Né aux Etats-Unis où il a vécu de longues années comme un hors-la-loi, le jeune documentariste a apprivoisé la mort et flirté avec toutes sortes de dangers. C’est ainsi qu’il a pu, en tant que réalisateur, explorer la relation entre la violence politique et l’imaginaire des peuples.
Meurtriers et fiers de l’être !
Dans ce documentaire de 159 minutes, le jeune cinéaste tente de dévoiler plusieurs facettes de l’Indonésie, ce pays fascinant et qui représente un terrain vierge du point de vue cinématographique.
A travers leurs témoignages, ou plutôt leurs aveux, les habitants impliqués dans des actes de génocide se trouvent libres de partager leurs visions de ces actes odieux. Le documentaire jette alors la lumière sur le massacre de plus d’un million d’opposants politiques en 1965. Curieusement, 45 ans après les faits, les survivants terrorisés hésitent toujours à s’exprimer, alors que les génocidaires, eux, protégés par un pouvoir corrompu, se proposent volontiers pour restituer les scènes d’outrance dont ils sont les protagonistes. De quoi permettre au jeune cinéaste d’explorer librement cet univers macabre, dans un exercice inédit de cinéma vérité, où les assassins reproduisent fièrement leurs crimes devant la caméra.
Loin de cette représentation assez particulière des libertés, y compris celle de tuer, la grande qualité du film est de savoir composer avec les histoires personnelles de ses personnages, tout en reflétant leur complexité. A l’exemple de ce duo d’assassins que lie une amitié très « humaine ». Le film n’a pas raté le contexte social et politique d’une Indonésie affligée, sur laquelle il fait la lumière, ne serait-ce qu’indirectement.
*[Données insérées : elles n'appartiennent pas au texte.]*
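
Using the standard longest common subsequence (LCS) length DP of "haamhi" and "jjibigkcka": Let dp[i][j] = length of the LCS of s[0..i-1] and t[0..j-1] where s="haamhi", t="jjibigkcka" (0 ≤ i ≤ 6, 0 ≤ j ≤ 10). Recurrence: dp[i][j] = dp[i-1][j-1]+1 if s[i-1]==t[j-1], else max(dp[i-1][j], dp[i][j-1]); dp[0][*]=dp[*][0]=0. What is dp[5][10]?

   ''  j  j  i  b  i  g  k  c  k  a
''  0  0  0  0  0  0  0  0  0  0  0
 h  0  0  0  0  0  0  0  0  0  0  0
 a  0  0  0  0  0  0  0  0  0  0  1
 a  0  0  0  0  0  0  0  0  0  0  1
 m  0  0  0  0  0  0  0  0  0  0  1
 h  0  0  0  0  0  0  0  0  0  0  1
 i  0  0  0  1  1  1  1  1  1  1  1

1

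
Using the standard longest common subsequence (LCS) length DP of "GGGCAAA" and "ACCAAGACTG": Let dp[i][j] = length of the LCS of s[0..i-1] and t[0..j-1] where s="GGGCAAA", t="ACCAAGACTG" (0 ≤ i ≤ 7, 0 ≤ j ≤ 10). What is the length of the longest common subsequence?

4

   ''  A  C  C  A  A  G  A  C  T  G
''  0  0  0  0  0  0  0  0  0  0  0
 G  0  0  0  0  0  0  1  1  1  1  1
 G  0  0  0  0  0  0  1  1  1  1  2
 G  0  0  0  0  0  0  1  1  1  1  2
 C  0  0  1  1  1  1  1  1  2  2  2
 A  0  1  1  1  2  2  2  2  2  2  2
 A  0  1  1  1  2  3  3  3  3  3  3
 A  0  1  1  1  2  3  3  4  4  4  4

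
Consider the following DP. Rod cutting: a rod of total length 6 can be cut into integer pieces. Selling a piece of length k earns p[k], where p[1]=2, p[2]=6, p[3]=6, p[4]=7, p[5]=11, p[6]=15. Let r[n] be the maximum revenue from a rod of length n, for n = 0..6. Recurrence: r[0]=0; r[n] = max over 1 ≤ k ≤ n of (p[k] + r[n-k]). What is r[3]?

   n    0    1    2    3    4    5    6
r[n]    0    2    6    8   12   14   18

8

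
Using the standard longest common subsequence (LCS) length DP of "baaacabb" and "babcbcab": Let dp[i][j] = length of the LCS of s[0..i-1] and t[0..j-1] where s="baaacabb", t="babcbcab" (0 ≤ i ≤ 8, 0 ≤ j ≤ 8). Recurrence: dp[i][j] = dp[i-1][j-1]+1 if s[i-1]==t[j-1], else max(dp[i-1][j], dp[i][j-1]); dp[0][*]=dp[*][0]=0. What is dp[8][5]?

   ''  b  a  b  c  b  c  a  b
''  0  0  0  0  0  0  0  0  0
 b  0  1  1  1  1  1  1  1  1
 a  0  1  2  2  2  2  2  2  2
 a  0  1  2  2  2  2  2  3  3
 a  0  1  2  2  2  2  2  3  3
 c  0  1  2  2  3  3  3  3  3
 a  0  1  2  2  3  3  3  4  4
 b  0  1  2  3  3  4  4  4  5
 b  0  1  2  3  3  4  4  4  5

4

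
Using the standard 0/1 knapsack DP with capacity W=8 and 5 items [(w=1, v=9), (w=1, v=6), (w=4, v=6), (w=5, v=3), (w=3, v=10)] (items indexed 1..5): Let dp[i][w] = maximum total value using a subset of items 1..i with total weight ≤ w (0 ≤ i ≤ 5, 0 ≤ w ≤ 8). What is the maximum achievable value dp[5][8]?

i\w   0   1   2   3   4   5   6   7   8
  0   0   0   0   0   0   0   0   0   0
  1   0   9   9   9   9   9   9   9   9
  2   0   9  15  15  15  15  15  15  15
  3   0   9  15  15  15  15  21  21  21
  4   0   9  15  15  15  15  21  21  21
  5   0   9  15  15  19  25  25  25  25

25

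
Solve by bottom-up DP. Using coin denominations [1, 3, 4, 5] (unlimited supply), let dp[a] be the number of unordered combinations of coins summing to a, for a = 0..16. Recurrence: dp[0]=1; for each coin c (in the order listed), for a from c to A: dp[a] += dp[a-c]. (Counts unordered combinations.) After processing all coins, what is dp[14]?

after  coin     0     1     2     3     4     5     6     7     8     9    10    11    12    13    14    15    16
          1     1     1     1     1     1     1     1     1     1     1     1     1     1     1     1     1     1
          3     1     1     1     2     2     2     3     3     3     4     4     4     5     5     5     6     6
          4     1     1     1     2     3     3     4     5     6     7     8     9    11    12    13    15    17
          5     1     1     1     2     3     4     5     6     8    10    12    14    17    20    23    27    31

23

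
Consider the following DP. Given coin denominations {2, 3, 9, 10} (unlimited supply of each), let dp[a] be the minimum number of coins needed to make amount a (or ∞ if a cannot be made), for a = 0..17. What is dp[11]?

 a  0  1  2  3  4  5  6  7  8  9 10 11 12 13 14 15 16 17
dp  0  -  1  1  2  2  2  3  3  1  1  2  2  2  3  3  3  4
(- denotes ∞ / unreachable)

2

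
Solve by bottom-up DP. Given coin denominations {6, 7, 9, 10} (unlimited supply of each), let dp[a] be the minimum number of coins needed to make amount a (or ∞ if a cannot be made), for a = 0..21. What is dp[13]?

 a  0  1  2  3  4  5  6  7  8  9 10 11 12 13 14 15 16 17 18 19 20 21
dp  0  -  -  -  -  -  1  1  -  1  1  -  2  2  2  2  2  2  2  2  2  3
(- denotes ∞ / unreachable)

2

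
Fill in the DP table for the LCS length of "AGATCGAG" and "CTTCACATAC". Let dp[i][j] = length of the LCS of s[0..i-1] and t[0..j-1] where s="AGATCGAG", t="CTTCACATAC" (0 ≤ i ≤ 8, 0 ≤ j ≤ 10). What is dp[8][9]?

4

   ''  C  T  T  C  A  C  A  T  A  C
''  0  0  0  0  0  0  0  0  0  0  0
 A  0  0  0  0  0  1  1  1  1  1  1
 G  0  0  0  0  0  1  1  1  1  1  1
 A  0  0  0  0  0  1  1  2  2  2  2
 T  0  0  1  1  1  1  1  2  3  3  3
 C  0  1  1  1  2  2  2  2  3  3  4
 G  0  1  1  1  2  2  2  2  3  3  4
 A  0  1  1  1  2  3  3  3  3  4  4
 G  0  1  1  1  2  3  3  3  3  4  4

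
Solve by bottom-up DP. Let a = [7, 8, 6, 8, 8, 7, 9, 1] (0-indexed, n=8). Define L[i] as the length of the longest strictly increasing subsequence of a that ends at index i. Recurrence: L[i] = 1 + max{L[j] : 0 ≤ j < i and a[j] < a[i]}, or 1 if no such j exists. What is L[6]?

   i    0    1    2    3    4    5    6    7
a[i]    7    8    6    8    8    7    9    1
L[i]    1    2    1    2    2    2    3    1

3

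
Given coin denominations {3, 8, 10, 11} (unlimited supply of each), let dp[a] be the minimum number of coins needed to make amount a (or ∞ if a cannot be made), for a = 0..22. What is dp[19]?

 a  0  1  2  3  4  5  6  7  8  9 10 11 12 13 14 15 16 17 18 19 20 21 22
dp  0  -  -  1  -  -  2  -  1  3  1  1  4  2  2  5  2  3  2  2  2  2  2
(- denotes ∞ / unreachable)

2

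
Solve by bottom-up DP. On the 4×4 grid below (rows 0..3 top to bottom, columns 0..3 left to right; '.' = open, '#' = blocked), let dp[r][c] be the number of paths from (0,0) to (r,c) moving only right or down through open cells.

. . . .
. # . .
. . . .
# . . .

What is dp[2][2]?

2

r\c   0   1   2   3
  0   1   1   1   1
  1   1   0   1   2
  2   1   1   2   4
  3   0   1   3   7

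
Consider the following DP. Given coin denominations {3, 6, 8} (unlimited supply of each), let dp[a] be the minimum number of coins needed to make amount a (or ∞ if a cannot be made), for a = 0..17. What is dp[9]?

2

 a  0  1  2  3  4  5  6  7  8  9 10 11 12 13 14 15 16 17
dp  0  -  -  1  -  -  1  -  1  2  -  2  2  -  2  3  2  3
(- denotes ∞ / unreachable)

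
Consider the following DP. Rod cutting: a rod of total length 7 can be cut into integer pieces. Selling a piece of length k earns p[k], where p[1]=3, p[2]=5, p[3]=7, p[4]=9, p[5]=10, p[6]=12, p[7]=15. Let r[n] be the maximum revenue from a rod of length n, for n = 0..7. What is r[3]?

9

   n    0    1    2    3    4    5    6    7
r[n]    0    3    6    9   12   15   18   21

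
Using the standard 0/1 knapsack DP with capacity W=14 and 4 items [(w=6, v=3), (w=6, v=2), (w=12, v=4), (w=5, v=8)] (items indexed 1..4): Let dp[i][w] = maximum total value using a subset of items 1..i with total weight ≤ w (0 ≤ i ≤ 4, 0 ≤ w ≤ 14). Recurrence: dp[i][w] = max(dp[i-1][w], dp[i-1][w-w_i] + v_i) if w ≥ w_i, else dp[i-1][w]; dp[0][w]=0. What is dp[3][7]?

i\w   0   1   2   3   4   5   6   7   8   9  10  11  12  13  14
  0   0   0   0   0   0   0   0   0   0   0   0   0   0   0   0
  1   0   0   0   0   0   0   3   3   3   3   3   3   3   3   3
  2   0   0   0   0   0   0   3   3   3   3   3   3   5   5   5
  3   0   0   0   0   0   0   3   3   3   3   3   3   5   5   5
  4   0   0   0   0   0   8   8   8   8   8   8  11  11  11  11

3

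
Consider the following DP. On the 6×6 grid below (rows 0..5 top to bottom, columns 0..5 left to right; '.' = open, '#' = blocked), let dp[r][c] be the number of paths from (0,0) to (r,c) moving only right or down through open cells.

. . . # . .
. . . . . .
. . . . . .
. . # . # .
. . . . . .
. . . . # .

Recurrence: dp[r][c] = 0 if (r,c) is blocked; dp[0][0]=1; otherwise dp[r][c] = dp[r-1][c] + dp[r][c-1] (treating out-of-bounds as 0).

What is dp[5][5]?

29

r\c   0   1   2   3   4   5
  0   1   1   1   0   0   0
  1   1   2   3   3   3   3
  2   1   3   6   9  12  15
  3   1   4   0   9   0  15
  4   1   5   5  14  14  29
  5   1   6  11  25   0  29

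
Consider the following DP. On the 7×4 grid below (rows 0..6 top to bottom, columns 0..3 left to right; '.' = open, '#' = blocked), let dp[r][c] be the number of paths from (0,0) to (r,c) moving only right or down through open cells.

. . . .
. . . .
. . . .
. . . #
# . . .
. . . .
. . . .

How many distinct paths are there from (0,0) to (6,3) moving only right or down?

54

r\c   0   1   2   3
  0   1   1   1   1
  1   1   2   3   4
  2   1   3   6  10
  3   1   4  10   0
  4   0   4  14  14
  5   0   4  18  32
  6   0   4  22  54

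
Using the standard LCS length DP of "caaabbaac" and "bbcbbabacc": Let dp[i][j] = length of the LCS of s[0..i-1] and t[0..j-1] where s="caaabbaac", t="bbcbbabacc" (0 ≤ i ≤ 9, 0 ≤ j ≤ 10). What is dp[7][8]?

   ''  b  b  c  b  b  a  b  a  c  c
''  0  0  0  0  0  0  0  0  0  0  0
 c  0  0  0  1  1  1  1  1  1  1  1
 a  0  0  0  1  1  1  2  2  2  2  2
 a  0  0  0  1  1  1  2  2  3  3  3
 a  0  0  0  1  1  1  2  2  3  3  3
 b  0  1  1  1  2  2  2  3  3  3  3
 b  0  1  2  2  2  3  3  3  3  3  3
 a  0  1  2  2  2  3  4  4  4  4  4
 a  0  1  2  2  2  3  4  4  5  5  5
 c  0  1  2  3  3  3  4  4  5  6  6

4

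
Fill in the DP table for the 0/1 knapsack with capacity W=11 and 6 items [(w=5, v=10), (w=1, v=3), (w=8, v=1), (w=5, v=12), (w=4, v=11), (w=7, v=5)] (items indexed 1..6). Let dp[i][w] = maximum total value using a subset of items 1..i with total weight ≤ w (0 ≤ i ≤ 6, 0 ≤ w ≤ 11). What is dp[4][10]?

i\w   0   1   2   3   4   5   6   7   8   9  10  11
  0   0   0   0   0   0   0   0   0   0   0   0   0
  1   0   0   0   0   0  10  10  10  10  10  10  10
  2   0   3   3   3   3  10  13  13  13  13  13  13
  3   0   3   3   3   3  10  13  13  13  13  13  13
  4   0   3   3   3   3  12  15  15  15  15  22  25
  5   0   3   3   3  11  14  15  15  15  23  26  26
  6   0   3   3   3  11  14  15  15  15  23  26  26

22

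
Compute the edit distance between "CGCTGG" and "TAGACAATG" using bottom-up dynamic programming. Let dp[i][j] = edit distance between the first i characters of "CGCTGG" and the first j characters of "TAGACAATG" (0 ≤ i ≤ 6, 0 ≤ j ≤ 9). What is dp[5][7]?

5

   ''  T  A  G  A  C  A  A  T  G
''  0  1  2  3  4  5  6  7  8  9
 C  1  1  2  3  4  4  5  6  7  8
 G  2  2  2  2  3  4  5  6  7  7
 C  3  3  3  3  3  3  4  5  6  7
 T  4  3  4  4  4  4  4  5  5  6
 G  5  4  4  4  5  5  5  5  6  5
 G  6  5  5  4  5  6  6  6  6  6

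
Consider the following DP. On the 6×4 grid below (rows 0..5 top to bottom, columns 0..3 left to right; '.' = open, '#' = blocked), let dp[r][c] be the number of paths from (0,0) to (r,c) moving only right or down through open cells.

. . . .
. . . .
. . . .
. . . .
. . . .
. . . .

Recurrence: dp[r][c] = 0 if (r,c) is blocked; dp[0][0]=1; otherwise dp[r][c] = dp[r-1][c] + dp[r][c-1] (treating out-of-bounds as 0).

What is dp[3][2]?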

The Look of Silence (le look du silence) projeté pour la première fois au Caire dans cette édition du festival se déroule dans le même cadre, mais avec un changement de perspective.
Deux ans après The Act of Killing, Joshua Oppenheimer a replongé dans ces mêmes eaux troubles. Mais cette fois, au lieu de donner la parole aux criminels de guerre, fiers et satisfaits de leurs actes, dans The Look of Silence, Oppenheimer leur propose d’écouter les témoignages audio des familles de victimes et de leur entourage. Un exercice différent, peut-être complémentaire, mais surtout une prouesse cinématographique autant sophistiquée que laborieuse. Sans aucun commentaire en voix off, sans aucune image d’archives, The Look of Silence a misé sur la force de cette confrontation douloureuse.
Deux films qui se complètent donc, sans qu’il soit nécessaire d’avoir vu l’un pour apprécier l’autre. Grâce aux nombreux outils scénaristiques exploités et à un certain esthétisme, The Look of Silence a réussi à s’imposer, malgré sa brutalité.
Mais c’est justement ce genre de cinéma qui se situe aux frontières de la liberté qui caractérise les premières projections de cette 4e édition 2015 du D-CAF. D’autres films sont encore à l’affiche jusqu’à la fin du festival.